By Mike Sunnucks | Rose Law Group Reporter
Arizona Gov. Doug Ducey urged the business community and real estate industry to oppose a proposed ballot question that would raise state income taxes on the wealthy.
“I will be working very hard against it,” Ducey told the Valley Partnership real estate group Friday morning in Phoenix. “It’s a bad idea.”
The proposed ballot measure would impose an extra 3.5 percent income tax on singles making $250,000 and couples making $500,000. The $940 million raised from the tax would be put towards public education including teacher raises.
Ducey said his budget already allocates additional money for K-12 schools and the tax increase would hurt Arizona’s economic development and business attraction efforts.

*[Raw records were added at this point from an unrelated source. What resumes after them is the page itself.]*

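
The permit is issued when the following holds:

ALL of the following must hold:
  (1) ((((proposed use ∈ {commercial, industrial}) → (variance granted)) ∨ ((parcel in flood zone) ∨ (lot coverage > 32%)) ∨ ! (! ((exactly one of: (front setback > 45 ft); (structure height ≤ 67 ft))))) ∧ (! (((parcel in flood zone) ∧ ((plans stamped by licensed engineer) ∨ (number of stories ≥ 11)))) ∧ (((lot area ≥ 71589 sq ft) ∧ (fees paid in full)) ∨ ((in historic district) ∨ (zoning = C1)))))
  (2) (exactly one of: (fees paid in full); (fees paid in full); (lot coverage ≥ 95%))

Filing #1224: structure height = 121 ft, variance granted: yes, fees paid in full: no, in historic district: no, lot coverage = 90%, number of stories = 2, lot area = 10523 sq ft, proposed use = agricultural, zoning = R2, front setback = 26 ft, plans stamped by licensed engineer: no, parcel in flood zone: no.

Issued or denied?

Denied

Atomic conditions:
  proposed use ∈ {commercial, industrial}: agricultural is not in the set → false
  variance granted: yes → true
  parcel in flood zone: no → false
  lot coverage > 32%: 90 > 32 is true
  front setback > 45 ft: 26 > 45 is false
  structure height ≤ 67 ft: 121 ≤ 67 is false
  plans stamped by licensed engineer: no → false
  number of stories ≥ 11: 2 ≥ 11 is false
  lot area ≥ 71589 sq ft: 10523 ≥ 71589 is false
  fees paid in full: no → false
  in historic district: no → false
  zoning = C1: R2 == C1 is false
  lot coverage ≥ 95%: 90 ≥ 95 is false
Combine:
[1.1.1] false → true (antecedent false ⇒ implication holds) = true
[1.1.2] false OR true = true
[1.1.3.1.1] exactly-one(false, false) = false
[1.1.3.1] NOT false = true
[1.1.3] NOT true = false
[1.1] true OR true OR false = true
[1.2.1.1.2] false OR false = false
[1.2.1.1] false AND false = false
[1.2.1] NOT false = true
[1.2.2.1] false AND false = false
[1.2.2.2] false OR false = false
[1.2.2] false OR false = false
[1.2] true AND false = false
[1] true AND false = false
[2] exactly-one(false, false, false) = false
[root] false AND false = false
Overall: false → denied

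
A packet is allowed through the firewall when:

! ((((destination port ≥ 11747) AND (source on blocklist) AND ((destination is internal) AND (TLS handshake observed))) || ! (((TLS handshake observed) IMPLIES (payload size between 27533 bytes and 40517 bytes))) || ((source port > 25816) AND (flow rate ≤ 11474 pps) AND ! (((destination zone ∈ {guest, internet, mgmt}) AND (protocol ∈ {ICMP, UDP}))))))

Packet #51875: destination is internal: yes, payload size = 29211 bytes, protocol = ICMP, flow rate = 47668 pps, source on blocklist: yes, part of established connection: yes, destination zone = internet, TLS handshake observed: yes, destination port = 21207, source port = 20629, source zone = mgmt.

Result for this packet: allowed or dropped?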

The governor said a tax increase would hurt Arizona’s economic development pipeline and discourage job growth and business investment.
“The last thing we need to do is to start raising taxes in this state,” Ducey said.
Ducey also talked about water issues at the morning forum at the Phoenix Country Club. Ducey said water (as well as a potential new gaming compact with Native American tribes) are heavy lifts. But he said Arizona’s water policies have been an international model. “This is not a Western water crisis,” Ducey said of regional concerns about past droughts and long-term water supplies. “This is a California water crisis.”
Ducey said California has not planned as well for water and growth compared to Arizona.
“We use less water today in Arizona than in 1959,” Ducey told the real estate group.
The Republican governor said he would also like to craft a new gaming compact during his second term and potentially this legislative session. That requires a deal brokered with the Legislature as well as Arizona’s Native American tribes.